Des recherches en sciences sociales5 ont montré que ceux qui ont bénéficié dans leur enfance d’un environnement sécurisant, comme Thibault, appréhendent la vie autrement que ceux qui ont été confronté à l’insécurité et à des changements successifs, comme Jimmy. L’insécurité vécue dans l’enfance incite à développer des stratégies de vie courtes, tandis que les environnements sécurisés favorisent l’anticipation. Les enfants qui en bénéficient apprennent à renoncer à des avantages immédiats parce qu’ils sont guidés par la certitude de pouvoir trouver mieux plus tard. Les environnements prédictibles préparent à penser la vie sur le long terme et les environnements non prédictibles sur le court terme. Thibault déclare ainsi avoir toujours travaillé quinze heures par jour, et n’avoir avoir eu ni enfance ni adolescence dans l’espoir de devenir vingt ans plus tard un chef d’orchestre de renommée internationale. En revanche, Jimmy réagit aux circonstances qui se présentent à lui sans envisager le recul qui lui permettrait de se construire un projet. C’est ainsi que lorsque Thibault lui dit qu’il devrait envisager de diriger une école de musique, Jimmy trouve le projet absurde parce qu’il ne parvient pas à le penser sur un temps long. La précarité dans laquelle il se trouve, qui résulte en partie de cette incapacité, ne fait qu’aggraver cette tendance, et crée un cercle vicieux : quand on vit une situation précaire, donc instable, il n’y a pas d’autre possibilité que de profiter au mieux de toutes les occasions qui se présentent au jour le jour.

Le côté réaliste du film est heureusement compensé par la générosité tout à fait inattendue dont Thibault témoigne à l’égard de Jimmy, et par une fin poétique tout aussi imprévisible. Elle nous rappelle que le bonheur se fabrique dans les liens et que la musique, que ce soit celle d’une simple fanfare ou celle d’un orchestre de chambre, y contribue magistralement.

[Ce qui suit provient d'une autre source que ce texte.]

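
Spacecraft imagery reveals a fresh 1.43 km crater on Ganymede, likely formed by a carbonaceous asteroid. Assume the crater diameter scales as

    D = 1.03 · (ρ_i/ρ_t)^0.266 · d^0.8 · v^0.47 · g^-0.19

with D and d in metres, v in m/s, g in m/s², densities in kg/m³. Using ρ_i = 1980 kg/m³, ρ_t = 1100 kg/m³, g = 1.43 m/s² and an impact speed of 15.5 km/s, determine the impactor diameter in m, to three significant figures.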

1 Un film d’Emmanuel Courcol.

2 Joué par Benjamin Lavernhe.

3 Joué par Pierre Lottin.

4 Capabilités, comment créer les conditions d’un monde plus juste ? (Flammarion, 2012)..

5 « Early environmental unpredictability: Implications for youth’s perceptions and social functioning », de K. L. Dickerson, H. M. Milojevich et J. A. Quas, Journal of Youth and Adolescence, vol. 48, no 9, 2019.